The Inflation Reduction Act is expected to further supercharge renewables investment, which Redinger said was already so red-hot that it was not necessary in his view. He likened the $369 billion package to throwing gasoline on a roaring bonfire. Regardless, he said tax credits will help accelerate renewables procurement, which has now doubled 2030 projections following the legislation.
While project-based financing has carried the torch for the energy transition, Redinger said he sees a new massive source of capital opening to the industry. Once potential source is the multi-trillion-dollar Term Loan B marketplace.

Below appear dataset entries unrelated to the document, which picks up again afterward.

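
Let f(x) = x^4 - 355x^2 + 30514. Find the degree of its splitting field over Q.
[K : Q] = 4

Solving the quadratic in x^2: x^2 = (355 ± √(355^2 - 4·30514))/2 = (355 ± √3969)/2 = (355 ± 63)/2, giving x^2 = 209 or x^2 = 146. So f(x) = (x^2 - 209)(x^2 - 146) and the roots of f are ±√209, ±√146. Hence the splitting field is K = Q(√209, √146). Since 209 and 146 are distinct squarefree integers > 1, their product 30514 is not a perfect square, so √146 ∉ Q(√209). By the tower law [K:Q] = [Q(√209,√146):Q(√209)] · [Q(√209):Q] = 2 · 2 = 4.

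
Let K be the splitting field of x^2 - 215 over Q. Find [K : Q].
[K : Q] = 2

f(x) = x^2 - 215 factors as (x - √215)(x + √215). The splitting field is K = Q(√215). Since 215 is squarefree and > 1, it is not a perfect square, so x^2 - 215 is irreducible over Q and [Q(√215) : Q] = 2. Hence [K : Q] = 2.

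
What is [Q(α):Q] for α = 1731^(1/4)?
[Q(α):Q] = 4

α is a root of x^4 - 1731. By Eisenstein's criterion at the prime p = 3 (which divides the constant term 1731 but p^2 = 9 does not, since 1731 is squarefree), x^4 - 1731 is irreducible over Q. Hence [Q(α):Q] = 4.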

“That marketplace tends to lever these deals up more than banks, they tend to be less restrictive and, I think, that will end up being a better source of capital for renewables,” said Redinger.
Redinger admits that there may be more bumps on the road for the renewables sector as the U.S. navigates supply chain constraints and grid interconnection issues, but the long arc looks very promising for the industry.
“There is so much incentive now to go out and get these projects built and operating,” he said. “We may hit a couple of speed bumps here in the near term, but we’re going to figure it out.”